The Data Moat.
Most RTL datasets are scraped. Ours is verified. Every training record passes through a real EDA toolchain — compile, simulate, lint — before it earns a place in the corpus.
How the corpus is made
Real silicon, not scraped text
973 production-grade RTL modules curated from 23 open-source silicon projects — AXI, PCIe, Ethernet, RISC-V cores, crypto — plus 656 hand-curated design patterns and microarchitectural idioms.
RAG-augmented generation
Our own GPU fleet generates spec → RTL → testbench triples, with knowledge-base patterns injected into every prompt. The dataset grows itself.
The EDA gate
Every record must survive a real toolchain: iverilog compile, simulation against a testbench, lint. Of 600K records collected, only 188,982 — under a third — make it into production training sets.
Specialist corpora
SFT for RTL generation and testbench writing, DPO preference pairs from rejection sampling, and 29K state-action-reward trajectories for the RL world model.
The flywheel turns
Deployed models produce new generation trajectories. Failures become preference data, successes become golden pairs — and both flow back through the gate.

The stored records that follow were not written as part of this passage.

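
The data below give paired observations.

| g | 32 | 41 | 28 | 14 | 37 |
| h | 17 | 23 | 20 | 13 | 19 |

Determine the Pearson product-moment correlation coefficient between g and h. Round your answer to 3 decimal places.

n = 5, Σg = 152, Σh = 92, Σg² = 5054, Σh² = 1748, Σgh = 2932
nΣgh − ΣgΣh = 14660 − 13984 = 676
nΣg² − (Σg)² = 25270 − 23104 = 2166; nΣh² − (Σh)² = 8740 − 8464 = 276
r = 676 / √(2166 × 276) = 676 / 773.1856 ≈ 0.874

0.874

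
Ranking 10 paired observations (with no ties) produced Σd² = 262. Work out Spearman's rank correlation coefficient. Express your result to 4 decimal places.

-0.5879

ρ = 1 − 6Σd² / [n(n²−1)] = 1 − 6×262 / (10×99)
  = 1 − 1572/990 = 1 − 1.58788 ≈ -0.5879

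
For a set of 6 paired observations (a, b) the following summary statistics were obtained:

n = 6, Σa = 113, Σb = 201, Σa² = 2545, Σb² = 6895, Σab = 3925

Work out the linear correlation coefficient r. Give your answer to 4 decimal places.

0.5377

r = (nΣab − ΣaΣb) / √[(nΣa² − (Σa)²)(nΣb² − (Σb)²)]
Numerator: 6×3925 − 113×201 = 837
Denominator: √[(15270 − 12769)(41370 − 40401)] = √[2501 × 969] = 1556.7495
r = 837 / 1556.7495 ≈ 0.5377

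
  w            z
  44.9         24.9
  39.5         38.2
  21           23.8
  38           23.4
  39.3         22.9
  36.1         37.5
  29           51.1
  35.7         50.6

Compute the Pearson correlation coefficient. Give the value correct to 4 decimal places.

-0.1534

n = 8, Σw = 283.5, Σz = 272.4, Σw² = 10424.45, Σz² = 10295.48, Σwz = 9557.95
nΣwz − ΣwΣz = 76463.6 − 77225.4 = -761.8
nΣw² − (Σw)² = 83395.6 − 80372.25 = 3023.35; nΣz² − (Σz)² = 82363.84 − 74201.76 = 8162.08
r = -761.8 / √(3023.35 × 8162.08) = -761.8 / 4967.5773 ≈ -0.1534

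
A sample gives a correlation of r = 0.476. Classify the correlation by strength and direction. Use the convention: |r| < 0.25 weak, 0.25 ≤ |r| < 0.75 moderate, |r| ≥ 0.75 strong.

moderate positive

r = 0.476 > 0 so the relationship is positive.
|r| = 0.476, which falls in the moderate range.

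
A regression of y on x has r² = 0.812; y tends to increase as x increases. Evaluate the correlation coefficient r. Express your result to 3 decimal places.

|r| = √0.812 = 0.901
The association is positive, so r = 0.901.

0.901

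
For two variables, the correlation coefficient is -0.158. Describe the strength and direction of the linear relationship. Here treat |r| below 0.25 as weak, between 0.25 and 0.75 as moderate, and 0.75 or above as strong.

r = -0.158 < 0 so the relationship is negative.
|r| = 0.158, which falls in the weak range.

weak negative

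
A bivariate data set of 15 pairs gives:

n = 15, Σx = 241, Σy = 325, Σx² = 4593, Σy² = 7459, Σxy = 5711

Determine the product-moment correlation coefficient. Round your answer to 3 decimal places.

0.892

r = (nΣxy − ΣxΣy) / √[(nΣx² − (Σx)²)(nΣy² − (Σy)²)]
Numerator: 15×5711 − 241×325 = 7340
Denominator: √[(68895 − 58081)(111885 − 105625)] = √[10814 × 6260] = 8227.7360
r = 7340 / 8227.7360 ≈ 0.892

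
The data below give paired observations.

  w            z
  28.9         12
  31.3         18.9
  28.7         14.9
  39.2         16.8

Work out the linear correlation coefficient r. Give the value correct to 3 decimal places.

n = 4, Σw = 128.1, Σz = 62.6, Σw² = 4175.23, Σz² = 1005.46, Σwz = 2024.56
nΣwz − ΣwΣz = 8098.24 − 8019.06 = 79.18
nΣw² − (Σw)² = 16700.92 − 16409.61 = 291.31; nΣz² − (Σz)² = 4021.84 − 3918.76 = 103.08
r = 79.18 / √(291.31 × 103.08) = 79.18 / 173.2866 ≈ 0.457

0.457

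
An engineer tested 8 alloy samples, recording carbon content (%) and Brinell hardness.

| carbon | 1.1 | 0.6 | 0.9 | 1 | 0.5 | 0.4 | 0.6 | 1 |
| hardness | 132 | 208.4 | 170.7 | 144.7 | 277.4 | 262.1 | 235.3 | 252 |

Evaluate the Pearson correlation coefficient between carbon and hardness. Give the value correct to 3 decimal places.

n = 8, Σx = 6.1, Σy = 1682.6, Σx² = 5.15, Σy² = 375448.4, Σxy = 1205.29
nΣxy − ΣxΣy = 9642.32 − 10263.86 = -621.54
nΣx² − (Σx)² = 41.2 − 37.21 = 3.99; nΣy² − (Σy)² = 3003587.2 − 2831142.76 = 172444.44
r = -621.54 / √(3.99 × 172444.44) = -621.54 / 829.4898 ≈ -0.749

-0.749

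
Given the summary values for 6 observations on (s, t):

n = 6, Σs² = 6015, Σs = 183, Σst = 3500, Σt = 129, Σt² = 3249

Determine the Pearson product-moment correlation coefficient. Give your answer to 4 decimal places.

r = (nΣst − ΣsΣt) / √[(nΣs² − (Σs)²)(nΣt² − (Σt)²)]
Numerator: 6×3500 − 183×129 = -2607
Denominator: √[(36090 − 33489)(19494 − 16641)] = √[2601 × 2853] = 2724.0876
r = -2607 / 2724.0876 ≈ -0.9570

-0.9570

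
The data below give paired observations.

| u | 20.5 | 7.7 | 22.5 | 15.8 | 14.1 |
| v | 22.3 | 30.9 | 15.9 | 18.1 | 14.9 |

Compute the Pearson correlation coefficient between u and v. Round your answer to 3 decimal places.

n = 5, Σu = 80.6, Σv = 102.1, Σu² = 1434.24, Σv² = 2254.53, Σuv = 1548.9
nΣuv − ΣuΣv = 7744.5 − 8229.26 = -484.76
nΣu² − (Σu)² = 7171.2 − 6496.36 = 674.84; nΣv² − (Σv)² = 11272.65 − 10424.41 = 848.24
r = -484.76 / √(674.84 × 848.24) = -484.76 / 756.5886 ≈ -0.641

-0.641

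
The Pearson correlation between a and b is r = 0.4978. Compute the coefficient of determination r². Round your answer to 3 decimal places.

0.248

r² = (0.4978)² = 0.248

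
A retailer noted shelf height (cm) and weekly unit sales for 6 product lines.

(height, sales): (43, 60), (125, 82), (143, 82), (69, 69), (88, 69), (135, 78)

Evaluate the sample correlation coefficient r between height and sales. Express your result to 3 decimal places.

0.962

n = 6, Σx = 603, Σy = 440, Σx² = 68653, Σy² = 32654, Σxy = 45919
nΣxy − ΣxΣy = 275514 − 265320 = 10194
nΣx² − (Σx)² = 411918 − 363609 = 48309; nΣy² − (Σy)² = 195924 − 193600 = 2324
r = 10194 / √(48309 × 2324) = 10194 / 10595.7593 ≈ 0.962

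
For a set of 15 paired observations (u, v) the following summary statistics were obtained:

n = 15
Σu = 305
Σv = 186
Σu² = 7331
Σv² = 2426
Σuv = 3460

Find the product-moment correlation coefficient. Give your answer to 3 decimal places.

r = (nΣuv − ΣuΣv) / √[(nΣu² − (Σu)²)(nΣv² − (Σv)²)]
Numerator: 15×3460 − 305×186 = -4830
Denominator: √[(109965 − 93025)(36390 − 34596)] = √[16940 × 1794] = 5512.7452
r = -4830 / 5512.7452 ≈ -0.876

-0.876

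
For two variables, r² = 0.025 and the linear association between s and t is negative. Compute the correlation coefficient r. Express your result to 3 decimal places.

-0.158

|r| = √0.025 = 0.158
The association is negative, so r = −0.158.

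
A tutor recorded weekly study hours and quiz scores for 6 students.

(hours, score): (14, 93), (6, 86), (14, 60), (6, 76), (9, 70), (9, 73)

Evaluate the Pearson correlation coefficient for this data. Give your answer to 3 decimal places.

n = 6, Σx = 58, Σy = 458, Σx² = 626, Σy² = 35650, Σxy = 4401
nΣxy − ΣxΣy = 26406 − 26564 = -158
nΣx² − (Σx)² = 3756 − 3364 = 392; nΣy² − (Σy)² = 213900 − 209764 = 4136
r = -158 / √(392 × 4136) = -158 / 1273.3075 ≈ -0.124

-0.124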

Quality is a gate, not a goal
188,982 of 600,007 collected records survive to production — a 31% acceptance rate. Most data pipelines optimize for volume; ours optimizes for what compiles and simulates.
Compile gate
iverilog / Verilator — every module and testbench must build against a real EDA toolchain
Simulation gate
Generated RTL runs against its testbench; only verified behavior enters the corpus
Quality filter
The raw 125,777-record testbench corpus yields 99,526 records (79%) after automated repair and compile verification
973 modules of real silicon
Curated from 23 open-source silicon projects across 14 design categories — 303,058 lines of production RTL that grounds retrieval and generation in how hardware is actually built.
| Category | Modules |
|---|---|
| CPU Building Blocks | 174 |
| Datapath & Arithmetic | 165 |
| Protocol Bridges | 153 |
| Network & Packet | 98 |
| Peripheral Controllers | 78 |
| DSP | 77 |
| Flow Control & FIFOs | 65 |
| Memory | 37 |
| Crypto | 33 |
| System Infrastructure | 33 |
| Clock & Reset / CDC | 20 |
| SerDes & Encoding | 18 |
| Arbitration | 11 |
| Error Correction | 11 |
What the models learn from
Full-testbench and stimulus modes, quality-filtered with compile verification
State-action-reward sequences captured from live generation runs
Mixture-of-experts corpora for 14B and 27B local models
Spec-to-RTL, completion, and study tasks built on real silicon modules
Claude-distilled examples, hierarchical decomposition annotations, preference pairs
Every number on this page is reproducible from source files by a single script in our data repository — the same discipline we apply to benchmark results.
Figures derived from source data on 2026-06-12.